Badan Reserse Kriminal (Bareskrim) Polri bergerak memburu aktor intelektual dan pemodal di balik penyelundupan puluhan kilogram emas ilegal ke luar negeri. Dari hasil penyidikan gabungan bersama Ditjen Bea dan Cukai, kepolisian mengidentifikasi dua sindikat besar lintas negara yang mengendalikan operasi pasar gelap tersebut.
Wakil Direktur Tindak Pidana Tertentu (Dittipidter) Bareskrim Polri, Brigjen Pol Indra Lutrianto Amstoni membeberkan bahwa rantai kejahatan ini terbagi ke dalam kelompok jaringan China dan kelompok jaringan India.
“Dapat kami jelaskan untuk jaringan penyelundupan komoditi emas ke luar negeri, ini dari hasil penelusuran kami, serangkaian tindakan penyelidikan maupun penyidikan, ini berhasil terungkap ada dua jaringan, jaringan India dan jaringan China,” ujar Indra dalam konferensi pers di Gedung Ditjen Bea Cukai, Jakarta, Selasa (15/9).
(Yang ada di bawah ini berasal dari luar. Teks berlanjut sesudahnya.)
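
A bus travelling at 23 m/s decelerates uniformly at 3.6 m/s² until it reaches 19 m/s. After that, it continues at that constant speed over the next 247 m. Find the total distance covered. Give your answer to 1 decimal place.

270.3 m

Phase 1 (decelerating): v₀ = 23.0 m/s, a = -3.6 m/s².
v = v₀ + at → t = (19 − 23.0) / -3.6 = 1.11 s
v² = v₀² + 2aΔx → Δx = (19² − 23.0²)/(2·-3.6) = 23.3 m

Phase 2 (constant speed): v₀ = 19.0 m/s, a = 0 m/s².
Constant speed: t = d/v = 247/19.0 = 13.0 s
Total distance = 23.3 + 247 = 270 m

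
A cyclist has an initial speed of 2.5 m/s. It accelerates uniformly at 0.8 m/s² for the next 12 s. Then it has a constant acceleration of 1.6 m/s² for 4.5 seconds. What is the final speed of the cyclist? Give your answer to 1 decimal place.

Phase 1 (accelerating): v₀ = 2.50 m/s, a = 0.8 m/s².
v = v₀ + at = 2.50 + (0.8)(12) = 12.1 m/s
Δx = v₀t + ½at² = 2.50·12 + 0.5·0.8·12² = 87.6 m

Phase 2 (accelerating): v₀ = 12.1 m/s, a = 1.6 m/s².
v = v₀ + at = 12.1 + (1.6)(4.5) = 19.3 m/s
Δx = v₀t + ½at² = 12.1·4.5 + 0.5·1.6·4.5² = 70.7 m
Final speed = 19.3 m/s

19.3 m/s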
Menurut Bareskrim, kedua kelompok beroperasi dengan target negara tujuan dan struktur hierarki yang berbeda. Jaringan China mengekspor komoditas emas langsung ke Hong Kong dengan kendali langsung dari daratan China. Sementara jaringan India memanfaatkan rute transit berlapis sebelum diarahkan ke Timur Tengah.
“Kalau jaringan China, ini dia akan bawanya ke Hong Kong. Kemudian kalau jaringan India, ini dia akan bawa ke Bangkok, Manila, kemudian ke Dubai. Kemudian siapa beneficial owner-nya? Mereka ini punya bos atau pengendali itu warga negara India yang berdomisili di Dubai,” paparnya.
Bareskrim menegaskan proses penegakan hukum tidak akan berhenti sebatas menangkap kurir lapangan yang dicegat di gerbang keberangkatan bandara. Kepolisian saat ini tengah mengurai alur transaksi keuangan serta menelusuri peran para mediator dan fasilitator lokal yang menampung emas dari tambang rakyat ilegal di berbagai provinsi.
“Penegakan hukum tidak boleh hanya berhenti kepada orang yang kedapatan membawa barang tersebut di bandara. Dan alhamdulillah kita sudah punya nama-nama jaringan China ini siapa saja dan kita sedang berkoordinasi dengan Imigrasi untuk kemudian membuat profiling dan melakukan upaya pengejaran baik itu melalui red notice dan sejenisnya,” tegas Indra.